El tan esperado Skyrim polaco finalmente aterrizó en consolas. Desarrollado por Awaken Realms y Questline, Tainted Grail: The Fall of Avalon es un ambicioso RPG en primera persona que toma prestado el ADN de Bethesda para moldear una experiencia de mundo abierto inspirada en las leyendas del Rey Arturo. Contra todo pronóstico y con un presupuesto modesto, el juego logra salir adelante, ofreciendo una experiencia sorprendentemente sólida, aunque no exenta de fallos. Esta es la segunda incursión del universo Tainted Grail en el terreno digital, una franquicia que inició como exitoso juego de mesa y que luego se expandió al roguelike Tainted Grail: Conquest. Ahora, con esta nueva entrega, el estudio polaco apuesta por una experiencia mucho más cercana al rol occidental clásico: una historia rica en matices, exploración libre, desarrollo de personaje y una narrativa que se ramifica según nuestras decisiones.

La historia comienza con la caída del mítico Avalon, un reino ahora corrompido por una plaga conocida como el Rojo. Nuestro protagonista despierta prisionero en manos de los misteriosos Sacerdotes Rojos, quienes planean resucitar al mismísimo Rey Arturo, fallecido hace seiscientos años. Pronto descubrimos que un fragmento del alma del antiguo monarca habita en nuestra mente, guiándonos y atormentándonos a lo largo de esta oscura travesía. El relato, pese a sus limitaciones técnicas, logra captar la atención gracias a un guion sólido y una ambientación sombría. Las cinemáticas están bien logradas, los diálogos son convincentes y las notas repartidas por el mundo ayudan a construir una mitología fascinante. Las misiones principales y secundarias no solo sorprenden por su variedad, sino también por las consecuencias reales que nuestras decisiones pueden acarrear. La exploración, tanto a pie como a caballo, está repleta de secretos, mazmorras y eventos inesperados que recompensan la curiosidad.

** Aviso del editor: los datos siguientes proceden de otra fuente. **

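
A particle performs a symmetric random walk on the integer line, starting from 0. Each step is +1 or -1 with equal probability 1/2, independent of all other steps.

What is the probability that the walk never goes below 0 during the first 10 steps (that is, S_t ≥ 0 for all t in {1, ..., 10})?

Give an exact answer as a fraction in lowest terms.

Let f(t,s) = #length-t paths at position s with S_1..S_t all ≥ 0.
f(t,s) = f(t-1,s-1) + f(t-1,s+1) for s ≥ 0; f(t,s) = 0 for s < 0.
t=0: f(0,0)=1
t=1: f(1,1)=1
t=2: f(2,0)=1 f(2,2)=1
t=3: f(3,1)=2 f(3,3)=1
t=4: f(4,0)=2 f(4,2)=3 f(4,4)=1
t=5: f(5,1)=5 f(5,3)=4 f(5,5)=1
t=6: f(6,0)=5 f(6,2)=9 f(6,4)=5 f(6,6)=1
t=7: f(7,1)=14 f(7,3)=14 f(7,5)=6 f(7,7)=1
t=8: f(8,0)=14 f(8,2)=28 f(8,4)=20 f(8,6)=7 f(8,8)=1
t=9: f(9,1)=42 f(9,3)=48 f(9,5)=27 f(9,7)=8 f(9,9)=1
t=10: f(10,0)=42 f(10,2)=90 f(10,4)=75 f(10,6)=35 f(10,8)=9 f(10,10)=1
Σ_s f(10,s) = 252
P = 252/1024 = 63/256

Answer: 63/256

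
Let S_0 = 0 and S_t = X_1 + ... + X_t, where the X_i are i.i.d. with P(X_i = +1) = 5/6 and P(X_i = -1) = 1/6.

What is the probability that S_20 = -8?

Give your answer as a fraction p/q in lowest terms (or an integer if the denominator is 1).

Answer: 25234375/152339935002624

Derivation:
To reach position -8 after 20 steps: need 6 steps of +1 and 14 steps of -1.
Number of such sequences: C(20,6) = 38760
Each has probability (5/6)^6 · (1/6)^14 = 15625/3656158440062976
P = 38760 · 15625/3656158440062976 = 25234375/152339935002624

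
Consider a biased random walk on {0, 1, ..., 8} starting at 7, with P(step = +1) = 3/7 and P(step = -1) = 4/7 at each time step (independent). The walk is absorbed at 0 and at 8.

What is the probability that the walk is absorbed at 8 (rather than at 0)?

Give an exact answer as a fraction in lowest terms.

Answer: 42591/58975

Derivation:
Biased walk: p = 3/7, q = 4/7, r = q/p = 4/3
Gambler's ruin: P(hit 8 before 0 | start at 7) = (1 - r^a)/(1 - r^N)
r^7 = 16384/2187; r^8 = 65536/6561
P = (1 - 16384/2187) / (1 - 65536/6561) = -14197/2187 / -58975/6561 = 42591/58975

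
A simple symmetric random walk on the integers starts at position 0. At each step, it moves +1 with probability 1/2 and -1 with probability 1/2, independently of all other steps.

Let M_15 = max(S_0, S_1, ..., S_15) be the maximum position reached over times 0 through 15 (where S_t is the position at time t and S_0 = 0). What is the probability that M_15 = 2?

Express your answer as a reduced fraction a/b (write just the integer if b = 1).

Answer: 5005/32768

Derivation:
Let M_15 = max(S_0,...,S_15). Use the reflection principle: for j ≥ 1, #{paths with M_15 ≥ j} = #{S_15 ≥ j} + #{S_15 ≥ j+1}.
By reflection, #{M_15 ≥ 2} = #{S_15 ≥ 2} + #{S_15 ≥ 3} = 9949 + 9949 = 19898.
#{M_15 ≥ 3} = #{S_15 ≥ 3} + #{S_15 ≥ 4} = 9949 + 4944 = 14893.
#{M_15 = 2} = 19898 - 14893 = 5005.
P(M_15 = 2) = 5005/32768 = 5005/32768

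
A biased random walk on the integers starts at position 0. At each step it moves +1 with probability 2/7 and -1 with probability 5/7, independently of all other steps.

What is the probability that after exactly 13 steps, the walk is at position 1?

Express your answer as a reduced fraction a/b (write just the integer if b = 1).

Answer: 3432000000/96889010407

Derivation:
To reach position 1 after 13 steps: need 7 steps of +1 and 6 steps of -1.
Number of such sequences: C(13,7) = 1716
Each has probability (2/7)^7 · (5/7)^6 = 2000000/96889010407
P = 1716 · 2000000/96889010407 = 3432000000/96889010407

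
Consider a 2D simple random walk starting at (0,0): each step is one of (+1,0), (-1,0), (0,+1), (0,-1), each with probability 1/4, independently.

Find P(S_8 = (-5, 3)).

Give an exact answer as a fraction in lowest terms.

Answer: 7/8192

Derivation:
Let h be the number of horizontal steps (so 8-h are vertical). To end at (-5,3) need (h-5)/2 right-steps and ((8-h)+3)/2 up-steps.
Sum over h with 5 ≤ h ≤ 5, h ≡ 1 (mod 2), 8-h ≡ 1 (mod 2):
h=5: C(8,5)·C(5,0)·C(3,3) = 56·1·1 = 56
Total favorable: 56
Total paths: 4^8 = 65536
P = 56/65536 = 7/8192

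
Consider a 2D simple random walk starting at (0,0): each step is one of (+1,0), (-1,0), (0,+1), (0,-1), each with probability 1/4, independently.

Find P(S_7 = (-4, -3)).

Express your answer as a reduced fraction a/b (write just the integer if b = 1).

Answer: 35/16384

Derivation:
Let h be the number of horizontal steps (so 7-h are vertical). To end at (-4,-3) need (h-4)/2 right-steps and ((7-h)-3)/2 up-steps.
Sum over h with 4 ≤ h ≤ 4, h ≡ 0 (mod 2), 7-h ≡ 1 (mod 2):
h=4: C(7,4)·C(4,0)·C(3,0) = 35·1·1 = 35
Total favorable: 35
Total paths: 4^7 = 16384
P = 35/16384 = 35/16384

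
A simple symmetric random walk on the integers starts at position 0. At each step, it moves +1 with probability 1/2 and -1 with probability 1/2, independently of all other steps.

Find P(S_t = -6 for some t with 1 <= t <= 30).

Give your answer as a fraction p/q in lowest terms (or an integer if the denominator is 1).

Count via complement. Let g(t,s) = #length-t paths at position s with S_1..S_t all ≠ -6.
g(t,s) = g(t-1,s-1) + g(t-1,s+1) for s ≠ -6; g(t,-6) = 0.
t=0: g(0,0)=1
t=1: g(1,-1)=1 g(1,1)=1
t=2: g(2,-2)=1 g(2,0)=2 g(2,2)=1
t=3: g(3,-3)=1 g(3,-1)=3 g(3,1)=3 g(3,3)=1
t=4: g(4,-4)=1 g(4,-2)=4 g(4,0)=6 g(4,2)=4 g(4,4)=1
t=5: g(5,-5)=1 g(5,-3)=5 g(5,-1)=10 g(5,1)=10 g(5,3)=5 g(5,5)=1
t=6: g(6,-4)=6 g(6,-2)=15 g(6,0)=20 g(6,2)=15 g(6,4)=6 g(6,6)=1
t=7: g(7,-5)=6 g(7,-3)=21 g(7,-1)=35 g(7,1)=35 g(7,3)=21 g(7,5)=7 g(7,7)=1
t=8: g(8,-4)=27 g(8,-2)=56 g(8,0)=70 g(8,2)=56 g(8,4)=28 g(8,6)=8 g(8,8)=1
t=9: g(9,-5)=27 g(9,-3)=83 g(9,-1)=126 g(9,1)=126 g(9,3)=84 g(9,5)=36 g(9,7)=9 g(9,9)=1
t=10: g(10,-4)=110 g(10,-2)=209 g(10,0)=252 g(10,2)=210 g(10,4)=120 g(10,6)=45 g(10,8)=10 g(10,10)=1
t=11: g(11,-5)=110 g(11,-3)=319 g(11,-1)=461 g(11,1)=462 g(11,3)=330 g(11,5)=165 g(11,7)=55 g(11,9)=11 g(11,11)=1
t=12: g(12,-4)=429 g(12,-2)=780 g(12,0)=923 g(12,2)=792 g(12,4)=495 g(12,6)=220 g(12,8)=66 g(12,10)=12 g(12,12)=1
t=13: g(13,-5)=429 g(13,-3)=1209 g(13,-1)=1703 g(13,1)=1715 g(13,3)=1287 g(13,5)=715 g(13,7)=286 g(13,9)=78 g(13,11)=13 g(13,13)=1
t=14: g(14,-4)=1638 g(14,-2)=2912 g(14,0)=3418 g(14,2)=3002 g(14,4)=2002 g(14,6)=1001 g(14,8)=364 g(14,10)=91 g(14,12)=14 g(14,14)=1
t=15: g(15,-5)=1638 g(15,-3)=4550 g(15,-1)=6330 g(15,1)=6420 g(15,3)=5004 g(15,5)=3003 g(15,7)=1365 g(15,9)=455 g(15,11)=105 g(15,13)=15 g(15,15)=1
t=16: g(16,-4)=6188 g(16,-2)=10880 g(16,0)=12750 g(16,2)=11424 g(16,4)=8007 g(16,6)=4368 g(16,8)=1820 g(16,10)=560 g(16,12)=120 g(16,14)=16 g(16,16)=1
t=17: g(17,-5)=6188 g(17,-3)=17068 g(17,-1)=23630 g(17,1)=24174 g(17,3)=19431 g(17,5)=12375 g(17,7)=6188 g(17,9)=2380 g(17,11)=680 g(17,13)=136 g(17,15)=17 g(17,17)=1
t=18: g(18,-4)=23256 g(18,-2)=40698 g(18,0)=47804 g(18,2)=43605 g(18,4)=31806 g(18,6)=18563 g(18,8)=8568 g(18,10)=3060 g(18,12)=816 g(18,14)=153 g(18,16)=18 g(18,18)=1
t=19: g(19,-5)=23256 g(19,-3)=63954 g(19,-1)=88502 g(19,1)=91409 g(19,3)=75411 g(19,5)=50369 g(19,7)=27131 g(19,9)=11628 g(19,11)=3876 g(19,13)=969 g(19,15)=171 g(19,17)=19 g(19,19)=1
t=20: g(20,-4)=87210 g(20,-2)=152456 g(20,0)=179911 g(20,2)=166820 g(20,4)=125780 g(20,6)=77500 g(20,8)=38759 g(20,10)=15504 g(20,12)=4845 g(20,14)=1140 g(20,16)=190 g(20,18)=20 g(20,20)=1
t=21: g(21,-5)=87210 g(21,-3)=239666 g(21,-1)=332367 g(21,1)=346731 g(21,3)=292600 g(21,5)=203280 g(21,7)=116259 g(21,9)=54263 g(21,11)=20349 g(21,13)=5985 g(21,15)=1330 g(21,17)=210 g(21,19)=21 g(21,21)=1
t=22: g(22,-4)=326876 g(22,-2)=572033 g(22,0)=679098 g(22,2)=639331 g(22,4)=495880 g(22,6)=319539 g(22,8)=170522 g(22,10)=74612 g(22,12)=26334 g(22,14)=7315 g(22,16)=1540 g(22,18)=231 g(22,20)=22 g(22,22)=1
t=23: g(23,-5)=326876 g(23,-3)=898909 g(23,-1)=1251131 g(23,1)=1318429 g(23,3)=1135211 g(23,5)=815419 g(23,7)=490061 g(23,9)=245134 g(23,11)=100946 g(23,13)=33649 g(23,15)=8855 g(23,17)=1771 g(23,19)=253 g(23,21)=23 g(23,23)=1
t=24: g(24,-4)=1225785 g(24,-2)=2150040 g(24,0)=2569560 g(24,2)=2453640 g(24,4)=1950630 g(24,6)=1305480 g(24,8)=735195 g(24,10)=346080 g(24,12)=134595 g(24,14)=42504 g(24,16)=10626 g(24,18)=2024 g(24,20)=276 g(24,22)=24 g(24,24)=1
t=25: g(25,-5)=1225785 g(25,-3)=3375825 g(25,-1)=4719600 g(25,1)=5023200 g(25,3)=4404270 g(25,5)=3256110 g(25,7)=2040675 g(25,9)=1081275 g(25,11)=480675 g(25,13)=177099 g(25,15)=53130 g(25,17)=12650 g(25,19)=2300 g(25,21)=300 g(25,23)=25 g(25,25)=1
t=26: g(26,-4)=4601610 g(26,-2)=8095425 g(26,0)=9742800 g(26,2)=9427470 g(26,4)=7660380 g(26,6)=5296785 g(26,8)=3121950 g(26,10)=1561950 g(26,12)=657774 g(26,14)=230229 g(26,16)=65780 g(26,18)=14950 g(26,20)=2600 g(26,22)=325 g(26,24)=26 g(26,26)=1
t=27: g(27,-5)=4601610 g(27,-3)=12697035 g(27,-1)=17838225 g(27,1)=19170270 g(27,3)=17087850 g(27,5)=12957165 g(27,7)=8418735 g(27,9)=4683900 g(27,11)=2219724 g(27,13)=888003 g(27,15)=296009 g(27,17)=80730 g(27,19)=17550 g(27,21)=2925 g(27,23)=351 g(27,25)=27 g(27,27)=1
t=28: g(28,-4)=17298645 g(28,-2)=30535260 g(28,0)=37008495 g(28,2)=36258120 g(28,4)=30045015 g(28,6)=21375900 g(28,8)=13102635 g(28,10)=6903624 g(28,12)=3107727 g(28,14)=1184012 g(28,16)=376739 g(28,18)=98280 g(28,20)=20475 g(28,22)=3276 g(28,24)=378 g(28,26)=28 g(28,28)=1
t=29: g(29,-5)=17298645 g(29,-3)=47833905 g(29,-1)=67543755 g(29,1)=73266615 g(29,3)=66303135 g(29,5)=51420915 g(29,7)=34478535 g(29,9)=20006259 g(29,11)=10011351 g(29,13)=4291739 g(29,15)=1560751 g(29,17)=475019 g(29,19)=118755 g(29,21)=23751 g(29,23)=3654 g(29,25)=406 g(29,27)=29 g(29,29)=1
t=30: g(30,-4)=65132550 g(30,-2)=115377660 g(30,0)=140810370 g(30,2)=139569750 g(30,4)=117724050 g(30,6)=85899450 g(30,8)=54484794 g(30,10)=30017610 g(30,12)=14303090 g(30,14)=5852490 g(30,16)=2035770 g(30,18)=593774 g(30,20)=142506 g(30,22)=27405 g(30,24)=4060 g(30,26)=435 g(30,28)=30 g(30,30)=1
Paths never hitting -6: Σ_s g(30,s) = 771975795
Paths hitting -6: 2^30 - 771975795 = 301766029
P = 301766029/1073741824 = 301766029/1073741824

Answer: 301766029/1073741824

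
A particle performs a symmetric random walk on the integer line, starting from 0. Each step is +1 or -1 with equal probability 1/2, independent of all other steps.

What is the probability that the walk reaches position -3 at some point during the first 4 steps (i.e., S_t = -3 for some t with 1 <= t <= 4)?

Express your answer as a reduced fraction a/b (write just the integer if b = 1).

Answer: 1/8

Derivation:
Count via complement. Let g(t,s) = #length-t paths at position s with S_1..S_t all ≠ -3.
g(t,s) = g(t-1,s-1) + g(t-1,s+1) for s ≠ -3; g(t,-3) = 0.
t=0: g(0,0)=1
t=1: g(1,-1)=1 g(1,1)=1
t=2: g(2,-2)=1 g(2,0)=2 g(2,2)=1
t=3: g(3,-1)=3 g(3,1)=3 g(3,3)=1
t=4: g(4,-2)=3 g(4,0)=6 g(4,2)=4 g(4,4)=1
Paths never hitting -3: Σ_s g(4,s) = 14
Paths hitting -3: 2^4 - 14 = 2
P = 2/16 = 1/8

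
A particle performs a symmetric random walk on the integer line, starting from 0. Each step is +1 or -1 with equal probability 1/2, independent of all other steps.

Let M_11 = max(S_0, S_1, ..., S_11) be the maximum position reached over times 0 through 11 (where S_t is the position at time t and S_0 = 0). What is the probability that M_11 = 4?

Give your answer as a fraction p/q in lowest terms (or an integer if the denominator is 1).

Let M_11 = max(S_0,...,S_11). Use the reflection principle: for j ≥ 1, #{paths with M_11 ≥ j} = #{S_11 ≥ j} + #{S_11 ≥ j+1}.
By reflection, #{M_11 ≥ 4} = #{S_11 ≥ 4} + #{S_11 ≥ 5} = 232 + 232 = 464.
#{M_11 ≥ 5} = #{S_11 ≥ 5} + #{S_11 ≥ 6} = 232 + 67 = 299.
#{M_11 = 4} = 464 - 299 = 165.
P(M_11 = 4) = 165/2048 = 165/2048

Answer: 165/2048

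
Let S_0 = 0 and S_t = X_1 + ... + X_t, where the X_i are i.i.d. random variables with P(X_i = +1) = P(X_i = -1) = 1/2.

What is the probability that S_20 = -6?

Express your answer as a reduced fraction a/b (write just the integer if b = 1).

To reach position -6 after 20 steps: need 7 steps of +1 and 13 of -1.
Favorable paths: C(20,7) = 77520
Total paths: 2^20 = 1048576
P = 77520/1048576 = 4845/65536

Answer: 4845/65536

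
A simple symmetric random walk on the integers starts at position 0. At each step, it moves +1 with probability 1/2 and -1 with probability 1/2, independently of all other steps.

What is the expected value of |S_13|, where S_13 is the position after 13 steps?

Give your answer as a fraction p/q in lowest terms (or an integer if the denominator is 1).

S_13 takes values m ≡ 1 (mod 2) with |m| ≤ 13; P(S_13=m) = C(13,(13+m)/2)/2^13.
Total paths: 2^13 = 8192
Distribution: P(S=-13)=1/8192, P(S=-11)=13/8192, P(S=-9)=78/8192, P(S=-7)=286/8192, P(S=-5)=715/8192, P(S=-3)=1287/8192, P(S=-1)=1716/8192, P(S=1)=1716/8192, P(S=3)=1287/8192, P(S=5)=715/8192, P(S=7)=286/8192, P(S=9)=78/8192, P(S=11)=13/8192, P(S=13)=1/8192
E[|S_13|] = Σ_m |m|·P(S_13=m) = 24024/8192 = 3003/1024

Answer: 3003/1024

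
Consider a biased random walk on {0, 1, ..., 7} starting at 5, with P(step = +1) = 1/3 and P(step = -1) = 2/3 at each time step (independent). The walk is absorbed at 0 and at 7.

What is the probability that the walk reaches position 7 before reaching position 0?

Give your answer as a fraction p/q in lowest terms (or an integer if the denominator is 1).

Biased walk: p = 1/3, q = 2/3, r = q/p = 2
Gambler's ruin: P(hit 7 before 0 | start at 5) = (1 - r^a)/(1 - r^N)
r^5 = 32; r^7 = 128
P = (1 - 32) / (1 - 128) = -31 / -127 = 31/127

Answer: 31/127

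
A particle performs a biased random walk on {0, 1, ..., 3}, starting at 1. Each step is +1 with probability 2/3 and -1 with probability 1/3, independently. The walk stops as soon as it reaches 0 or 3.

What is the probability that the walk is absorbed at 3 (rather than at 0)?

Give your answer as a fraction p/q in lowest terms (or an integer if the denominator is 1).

Biased walk: p = 2/3, q = 1/3, r = q/p = 1/2
Gambler's ruin: P(hit 3 before 0 | start at 1) = (1 - r^a)/(1 - r^N)
r^1 = 1/2; r^3 = 1/8
P = (1 - 1/2) / (1 - 1/8) = 1/2 / 7/8 = 4/7

Answer: 4/7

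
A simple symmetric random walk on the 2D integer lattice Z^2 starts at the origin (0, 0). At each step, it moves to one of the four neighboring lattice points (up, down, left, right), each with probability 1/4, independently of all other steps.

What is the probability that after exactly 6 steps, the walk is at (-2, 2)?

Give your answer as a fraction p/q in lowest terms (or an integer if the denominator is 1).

Answer: 15/512

Derivation:
Let h be the number of horizontal steps (so 6-h are vertical). To end at (-2,2) need (h-2)/2 right-steps and ((6-h)+2)/2 up-steps.
Sum over h with 2 ≤ h ≤ 4, h ≡ 0 (mod 2), 6-h ≡ 0 (mod 2):
h=2: C(6,2)·C(2,0)·C(4,3) = 15·1·4 = 60
h=4: C(6,4)·C(4,1)·C(2,2) = 15·4·1 = 60
Total favorable: 120
Total paths: 4^6 = 4096
P = 120/4096 = 15/512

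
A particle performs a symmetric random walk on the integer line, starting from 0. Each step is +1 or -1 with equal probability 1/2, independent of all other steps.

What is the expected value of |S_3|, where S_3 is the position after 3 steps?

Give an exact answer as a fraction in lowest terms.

Answer: 3/2

Derivation:
S_3 takes values m ≡ 1 (mod 2) with |m| ≤ 3; P(S_3=m) = C(3,(3+m)/2)/2^3.
Total paths: 2^3 = 8
Distribution: P(S=-3)=1/8, P(S=-1)=3/8, P(S=1)=3/8, P(S=3)=1/8
E[|S_3|] = Σ_m |m|·P(S_3=m) = 12/8 = 3/2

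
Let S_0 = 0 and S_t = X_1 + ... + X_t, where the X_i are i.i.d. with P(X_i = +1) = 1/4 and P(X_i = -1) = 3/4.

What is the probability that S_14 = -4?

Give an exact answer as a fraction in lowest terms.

To reach position -4 after 14 steps: need 5 steps of +1 and 9 steps of -1.
Number of such sequences: C(14,5) = 2002
Each has probability (1/4)^5 · (3/4)^9 = 19683/268435456
P = 2002 · 19683/268435456 = 19702683/134217728

Answer: 19702683/134217728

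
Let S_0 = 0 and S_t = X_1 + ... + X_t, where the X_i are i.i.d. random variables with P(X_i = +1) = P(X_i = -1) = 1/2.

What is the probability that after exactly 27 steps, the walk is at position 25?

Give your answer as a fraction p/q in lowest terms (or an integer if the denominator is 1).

Answer: 27/134217728

Derivation:
To reach position 25 after 27 steps: need 26 steps of +1 and 1 of -1.
Favorable paths: C(27,26) = 27
Total paths: 2^27 = 134217728
P = 27/134217728 = 27/134217728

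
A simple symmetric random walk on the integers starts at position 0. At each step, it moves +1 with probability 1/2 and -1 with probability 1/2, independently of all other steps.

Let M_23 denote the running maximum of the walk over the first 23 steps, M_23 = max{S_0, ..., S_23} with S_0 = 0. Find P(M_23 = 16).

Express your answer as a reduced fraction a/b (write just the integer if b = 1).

Let M_23 = max(S_0,...,S_23). Use the reflection principle: for j ≥ 1, #{paths with M_23 ≥ j} = #{S_23 ≥ j} + #{S_23 ≥ j+1}.
By reflection, #{M_23 ≥ 16} = #{S_23 ≥ 16} + #{S_23 ≥ 17} = 2048 + 2048 = 4096.
#{M_23 ≥ 17} = #{S_23 ≥ 17} + #{S_23 ≥ 18} = 2048 + 277 = 2325.
#{M_23 = 16} = 4096 - 2325 = 1771.
P(M_23 = 16) = 1771/8388608 = 1771/8388608

Answer: 1771/8388608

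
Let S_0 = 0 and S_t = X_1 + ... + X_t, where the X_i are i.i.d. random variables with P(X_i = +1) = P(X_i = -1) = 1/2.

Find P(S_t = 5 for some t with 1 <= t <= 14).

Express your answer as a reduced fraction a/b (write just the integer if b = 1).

Answer: 1471/8192

Derivation:
Count via complement. Let g(t,s) = #length-t paths at position s with S_1..S_t all ≠ 5.
g(t,s) = g(t-1,s-1) + g(t-1,s+1) for s ≠ 5; g(t,5) = 0.
t=0: g(0,0)=1
t=1: g(1,-1)=1 g(1,1)=1
t=2: g(2,-2)=1 g(2,0)=2 g(2,2)=1
t=3: g(3,-3)=1 g(3,-1)=3 g(3,1)=3 g(3,3)=1
t=4: g(4,-4)=1 g(4,-2)=4 g(4,0)=6 g(4,2)=4 g(4,4)=1
t=5: g(5,-5)=1 g(5,-3)=5 g(5,-1)=10 g(5,1)=10 g(5,3)=5
t=6: g(6,-6)=1 g(6,-4)=6 g(6,-2)=15 g(6,0)=20 g(6,2)=15 g(6,4)=5
t=7: g(7,-7)=1 g(7,-5)=7 g(7,-3)=21 g(7,-1)=35 g(7,1)=35 g(7,3)=20
t=8: g(8,-8)=1 g(8,-6)=8 g(8,-4)=28 g(8,-2)=56 g(8,0)=70 g(8,2)=55 g(8,4)=20
t=9: g(9,-9)=1 g(9,-7)=9 g(9,-5)=36 g(9,-3)=84 g(9,-1)=126 g(9,1)=125 g(9,3)=75
t=10: g(10,-10)=1 g(10,-8)=10 g(10,-6)=45 g(10,-4)=120 g(10,-2)=210 g(10,0)=251 g(10,2)=200 g(10,4)=75
t=11: g(11,-11)=1 g(11,-9)=11 g(11,-7)=55 g(11,-5)=165 g(11,-3)=330 g(11,-1)=461 g(11,1)=451 g(11,3)=275
t=12: g(12,-12)=1 g(12,-10)=12 g(12,-8)=66 g(12,-6)=220 g(12,-4)=495 g(12,-2)=791 g(12,0)=912 g(12,2)=726 g(12,4)=275
t=13: g(13,-13)=1 g(13,-11)=13 g(13,-9)=78 g(13,-7)=286 g(13,-5)=715 g(13,-3)=1286 g(13,-1)=1703 g(13,1)=1638 g(13,3)=1001
t=14: g(14,-14)=1 g(14,-12)=14 g(14,-10)=91 g(14,-8)=364 g(14,-6)=1001 g(14,-4)=2001 g(14,-2)=2989 g(14,0)=3341 g(14,2)=2639 g(14,4)=1001
Paths never hitting 5: Σ_s g(14,s) = 13442
Paths hitting 5: 2^14 - 13442 = 2942
P = 2942/16384 = 1471/8192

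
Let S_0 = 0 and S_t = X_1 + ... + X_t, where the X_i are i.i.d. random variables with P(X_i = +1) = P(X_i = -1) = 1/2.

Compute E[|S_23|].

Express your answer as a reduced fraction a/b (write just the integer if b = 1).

S_23 takes values m ≡ 1 (mod 2) with |m| ≤ 23; P(S_23=m) = C(23,(23+m)/2)/2^23.
Total paths: 2^23 = 8388608
Distribution: P(S=-23)=1/8388608, P(S=-21)=23/8388608, P(S=-19)=253/8388608, P(S=-17)=1771/8388608, P(S=-15)=8855/8388608, P(S=-13)=33649/8388608, P(S=-11)=100947/8388608, P(S=-9)=245157/8388608, P(S=-7)=490314/8388608, P(S=-5)=817190/8388608, P(S=-3)=1144066/8388608, P(S=-1)=1352078/8388608, P(S=1)=1352078/8388608, P(S=3)=1144066/8388608, P(S=5)=817190/8388608, P(S=7)=490314/8388608, P(S=9)=245157/8388608, P(S=11)=100947/8388608, P(S=13)=33649/8388608, P(S=15)=8855/8388608, P(S=17)=1771/8388608, P(S=19)=253/8388608, P(S=21)=23/8388608, P(S=23)=1/8388608
E[|S_23|] = Σ_m |m|·P(S_23=m) = 32449872/8388608 = 2028117/524288

Answer: 2028117/524288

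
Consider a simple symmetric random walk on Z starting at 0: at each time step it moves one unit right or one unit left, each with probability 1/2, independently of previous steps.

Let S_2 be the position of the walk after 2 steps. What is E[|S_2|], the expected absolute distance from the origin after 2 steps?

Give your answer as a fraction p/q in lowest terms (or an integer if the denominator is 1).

S_2 takes values m ≡ 0 (mod 2) with |m| ≤ 2; P(S_2=m) = C(2,(2+m)/2)/2^2.
Total paths: 2^2 = 4
Distribution: P(S=-2)=1/4, P(S=0)=2/4, P(S=2)=1/4
E[|S_2|] = Σ_m |m|·P(S_2=m) = 4/4 = 1

Answer: 1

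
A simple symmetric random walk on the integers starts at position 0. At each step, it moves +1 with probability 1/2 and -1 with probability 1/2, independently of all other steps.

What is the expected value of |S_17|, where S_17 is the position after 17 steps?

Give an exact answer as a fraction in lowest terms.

S_17 takes values m ≡ 1 (mod 2) with |m| ≤ 17; P(S_17=m) = C(17,(17+m)/2)/2^17.
Total paths: 2^17 = 131072
Distribution: P(S=-17)=1/131072, P(S=-15)=17/131072, P(S=-13)=136/131072, P(S=-11)=680/131072, P(S=-9)=2380/131072, P(S=-7)=6188/131072, P(S=-5)=12376/131072, P(S=-3)=19448/131072, P(S=-1)=24310/131072, P(S=1)=24310/131072, P(S=3)=19448/131072, P(S=5)=12376/131072, P(S=7)=6188/131072, P(S=9)=2380/131072, P(S=11)=680/131072, P(S=13)=136/131072, P(S=15)=17/131072, P(S=17)=1/131072
E[|S_17|] = Σ_m |m|·P(S_17=m) = 437580/131072 = 109395/32768

Answer: 109395/32768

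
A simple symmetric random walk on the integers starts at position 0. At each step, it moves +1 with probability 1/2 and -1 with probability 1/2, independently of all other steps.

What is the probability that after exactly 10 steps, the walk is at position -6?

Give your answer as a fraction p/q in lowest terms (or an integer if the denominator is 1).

To reach position -6 after 10 steps: need 2 steps of +1 and 8 of -1.
Favorable paths: C(10,2) = 45
Total paths: 2^10 = 1024
P = 45/1024 = 45/1024

Answer: 45/1024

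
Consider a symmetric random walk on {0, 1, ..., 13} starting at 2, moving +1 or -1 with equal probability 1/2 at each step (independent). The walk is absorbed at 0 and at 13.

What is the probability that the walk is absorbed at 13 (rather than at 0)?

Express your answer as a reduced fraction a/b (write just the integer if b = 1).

Answer: 2/13

Derivation:
Symmetric walk (p = 1/2): the harmonic-function argument gives P(hit 13 before 0 | start at 2) = a/N.
P = 2/13 = 2/13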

Desde la perspectiva artística, el juego destila una atmósfera gótica que remite tanto a The Elder Scrolls como, en ciertos pasajes, al tono visual de Elden Ring. Sin embargo, en lugar de sumarse a la ola de soulslike genéricos, sus creadores apuestan por una fórmula clásica de exploración y libertad total. Podemos alternar entre vista en primera o tercera persona y recorrer un mundo variado que incluye castillos en ruinas, bosques en penumbra y montañas escarpadas. Eso sí, el mundo puede sentirse un tanto vacío en algunos tramos, algo que los desarrolladores justifican con la presencia de una especie de maldición viviente que domina el territorio y se intensifica por la noche. Esta mecánica, junto con un ciclo día-noche algo apresurado, aporta un tinte inquietante a las travesías nocturnas. Jugablemente, The Fall of Avalon es un sucesor espiritual directo de Skyrim. La progresión de habilidades está basada en la práctica: cuanto más utilices un tipo de arma o magia, más eficaz serás en ella. El árbol de talentos es robusto, y también hay mecánicas de cocina, alquimia y crafteo que aportan profundidad al sistema de supervivencia. El combate es satisfactorio, con buena respuesta al control y una detección de impactos efectiva.

No hay escalado automático de enemigos, lo que obliga a medir bien nuestras rutas, especialmente en las primeras horas, cuando podemos toparnos con criaturas que nos superan ampliamente. El bestiario, por su parte, es digno de cualquier fantasía oscura: desde zombis y ghouls hasta caballeros poseídos y monjes corrompidos. Donde más flaquea el juego es en su presentación gráfica. Aunque el estilo artístico tiene personalidad, las texturas de baja calidad, la escasa densidad de NPCs y un aliasing notable afectan la inmersión. El rendimiento general es aceptable, pero lejos de pulido. El juego compensa estas carencias con una identidad propia y una dirección creativa clara. A pesar de las comparaciones inevitables con el remaster reciente de Oblivion, Tainted Grail: The Fall of Avalon mantiene su encanto y demuestra que no todo necesita gráficos de última generación para ofrecer una experiencia memorable.